XIX

Lundi 15 avril.

Une fois de plus, nous nous éveillons sous un ciel lourd et noir, sentant des torrents d'eau, des déluges, suspendus sur nos têtes.

Ce dernier lever, au camp, est plus agité que de coutume. L'entrée pompeuse de tout à l'heure nécessite de grands préparatifs: retirer de nos cantines nos uniformes de gala, nos dorures, nos croix, et faire astiquer par nos chasseurs d'Afrique nos armes, les harnais de nos chevaux.

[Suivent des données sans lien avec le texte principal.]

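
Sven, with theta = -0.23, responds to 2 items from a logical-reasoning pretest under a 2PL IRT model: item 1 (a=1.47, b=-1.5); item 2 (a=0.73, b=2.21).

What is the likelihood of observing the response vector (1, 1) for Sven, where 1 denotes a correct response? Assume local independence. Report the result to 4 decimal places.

P(theta) = 1 / (1 + exp(−a(theta − b)))
P_1 = 1/(1+e^{-1.8669}) = 0.8661
P_2 = 1/(1+e^{1.7812}) = 0.1442
L = P_1 × P_2 = 0.8661 × 0.1442 = 0.12485

0.1249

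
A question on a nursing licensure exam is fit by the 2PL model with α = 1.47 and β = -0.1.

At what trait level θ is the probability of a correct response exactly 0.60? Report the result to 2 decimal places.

P(θ) = 1 / (1 + exp(−α(θ − β)))
logit = ln(0.6000/0.4000) = 0.4055
θ = β + logit/(α) = -0.1 + 0.4055/1.4700 = 0.1758

0.18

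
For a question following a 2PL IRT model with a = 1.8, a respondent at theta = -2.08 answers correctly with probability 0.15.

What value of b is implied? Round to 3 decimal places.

-1.116

P(theta) = 1 / (1 + exp(−a(theta − b)))
logit(0.15) = ln(0.15/0.85) = -1.7346
b = theta − logit/(a) = -2.08 − (-1.7346)/1.8000 = -1.1163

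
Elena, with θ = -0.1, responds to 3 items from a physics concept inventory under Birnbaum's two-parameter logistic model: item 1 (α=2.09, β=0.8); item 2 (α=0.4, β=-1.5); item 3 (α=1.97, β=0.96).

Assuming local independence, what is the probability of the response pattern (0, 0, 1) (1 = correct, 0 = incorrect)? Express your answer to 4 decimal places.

P(θ) = 1 / (1 + exp(−α(θ − β)))
P_1 = 1/(1+e^{1.8810}) = 0.1323
P_2 = 1/(1+e^{-0.5600}) = 0.6365
P_3 = 1/(1+e^{2.0882}) = 0.1102
L = (1−P_1) × (1−P_2) × P_3 = 0.8677 × 0.3635 × 0.1102 = 0.03478

0.0348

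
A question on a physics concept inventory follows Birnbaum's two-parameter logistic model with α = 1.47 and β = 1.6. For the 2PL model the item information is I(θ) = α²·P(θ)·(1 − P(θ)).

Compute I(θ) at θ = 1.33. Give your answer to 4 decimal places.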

«L'ordre et la marche», élaborés hier au soir sous la tente du ministre, nous sont communiqués au déjeuner; bien entendu, nous n'irons plus à la débandade, selon notre caprice personnel, mais en bon ordre, quatre cavaliers de front sur quatre rangs, correctement alignés comme pour un défilé militaire.

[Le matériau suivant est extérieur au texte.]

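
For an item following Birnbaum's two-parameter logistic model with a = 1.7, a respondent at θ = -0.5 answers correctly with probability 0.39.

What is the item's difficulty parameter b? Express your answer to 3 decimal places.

-0.237

P(θ) = 1 / (1 + exp(−a(θ − b)))
logit(0.39) = ln(0.39/0.61) = -0.4473
b = θ − logit/(a) = -0.5 − (-0.4473)/1.7000 = -0.2369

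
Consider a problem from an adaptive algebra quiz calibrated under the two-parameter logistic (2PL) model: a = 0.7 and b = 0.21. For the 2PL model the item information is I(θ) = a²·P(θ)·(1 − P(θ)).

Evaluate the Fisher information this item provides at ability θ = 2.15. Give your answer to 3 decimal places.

0.080

P = 1/(1+e^{-1.3580}) = 0.7954
P(1−P) = 0.7954 × 0.2046 = 0.1627
I = a² × P(1−P) = 0.7² × 0.1627 = 0.07973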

Suivant la prière qui nous en a été adressée hier au soir de la part du sultan, nous montons à cheval à dix heures précises, afin de ne pas troubler certains offices religieux du matin en arrivant trop tôt, et de ne pas non plus nuire à la grande prière de midi en arrivant trop tard.

Pour atteindre les portes de Fez, nous avons environ trois quarts d'heure de marche lente, au pas ou au petit trot de parade.

Après dix minutes de route, la ville, dont nous n'avions encore vu qu'une partie, nous apparaît tout entière. Elle est vraiment bien grande et bien solennelle derrière ses très hautes murailles noirâtres, que dépassent toutes les vieilles tours de ses mosquées. Le voile des nuages obscurs est déchiré au-dessus; il laisse voir les neiges de l'Atlas auxquelles ce ciel d'orage donne des teintes changeantes, tantôt cuivrées, tantôt livides. En avant des murs, deux ou trois cents tentes groupées font un amas de choses blanches. Et sur toute cette plaine, sur tous ces champs d'orge si verts, s'agitent des milliers et des milliers de petits points gris, qui sont évidemment des têtes encapuchonnées, des multitudes humaines sorties pour nous regarder venir.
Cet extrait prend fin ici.